Maintenant, le verdict est déterminé par les preuves. Le marché des snacks salés constitue un véritable moteur de croissance qui affecte directement les résultats financiers : son taux de croissance est plusieurs fois supérieur au taux de croissance global de l’entreprise. Il représente environ 14 % des ventes nettes trimestrielles. On s’approche donc d’une objectif de 20 % des revenus, avec une part de marché en augmentation constante. Ce n’est pas encore une véritable transformation : une croissance de 22,9 % sur une base basse est réelle, mais le segment reste à environ un septième des revenus de l’entreprise. Les snacks restent donc le principal source de profit.

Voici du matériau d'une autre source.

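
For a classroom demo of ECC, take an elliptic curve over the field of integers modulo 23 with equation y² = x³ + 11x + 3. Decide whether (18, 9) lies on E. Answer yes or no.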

L’argument est valable sous deux conditions : le marché des snacks doit continuer à croître à un taux supérieur à 20 %, et sa part de revenus doit se rapprocher de l’objectif de 20 %. De plus, les calculs liés aux prix et aux marges dans le secteur du chocolat restent valables, à condition que le coût du cacao diminue. Observez les sept indicateurs chaque trimestre ; si l’un de ces deux secteurs ne fonctionne pas correctement, alors réduisez l’analyse et ne mentionnez que les aspects positifs. Jusqu’à then, cet avis “acheter” est conditionné par le fait que cette protection fonctionne bien – car une protection qui a récemment dépassé 13,9 % des revenus de l’entreprise est suffisamment importante pour avoir de l’importance. C’est ce pour quoi vous payez environ 23 fois les bénéfices futurs.